In the book “Measuring and Managing
Performance in Organizations”, Dorset House 1996, Cutter Consortium
Consultant Robert Austin discusses the dangers of performance
measurements. The beauty of performance measurements is that “You get
what you measure.” The problem with performance measurements is that
“You get only what you measure, nothing else.” You tend to loose the
things that you can’t measure: insight, collaboration, creativity,
dedication to customer satisfaction.
Austin recommends aggregating individual
performance measurements into higher level informational measures that
hide individual results in favor of group results. As radical as this
may sound, it is not unfamiliar. Edward Demming, the noted quality
expert, insisted that most quality defects are not caused by
individuals, but by management systems that make error-free performance
all but impossible. Attributing defects to individuals does little to
address the systemic causes of defects, and placing blame on individuals
when the problem is systematic perpetuates the problem.

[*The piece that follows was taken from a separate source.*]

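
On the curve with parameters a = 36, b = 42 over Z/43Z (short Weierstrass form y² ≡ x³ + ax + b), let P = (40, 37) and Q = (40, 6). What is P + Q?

The two points share x = 40 and their y-coordinates satisfy 37 + 6 ≡ 0 (mod 43), so they are inverses. Their sum is ∞.

O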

Software defect measurements are frequently
attributed to individual developers, but the development environment
often conspires against individual developers and makes it impossible to
write defect-free code. Instead of charting errors by developer, a
systematic effort to provide developers with immediate testing feedback,
along with a root cause analysis of remaining defects, is much more
effective at reducing the overall software defect rate.
By aggregating defect counts into an
informational measurement, and hiding individual performance
measurements, it becomes easier to address the root causes of defects.
If an entire development team, testers and developers alike, feel
responsible for the defect count, then testers will tend to become
involved earlier and provide more timely and useful feedback to
developers. Defects caused by code integration will become everyone’s
problem, not just the unlucky person who wrote the last bit of code.
It flies in the face of conventional wisdom
to suggest that the most effective way to avoid the pitfalls of
measurements is to use measurements that are outside the personal
control of the individual being measured. But conventional wisdom is
misleading. Instead of making sure that people are measured within
their span of control, it is more effective to measure people one level
above their span of control. This is the best way to encourage
teamwork, collaboration, and global, rather than local, optimization.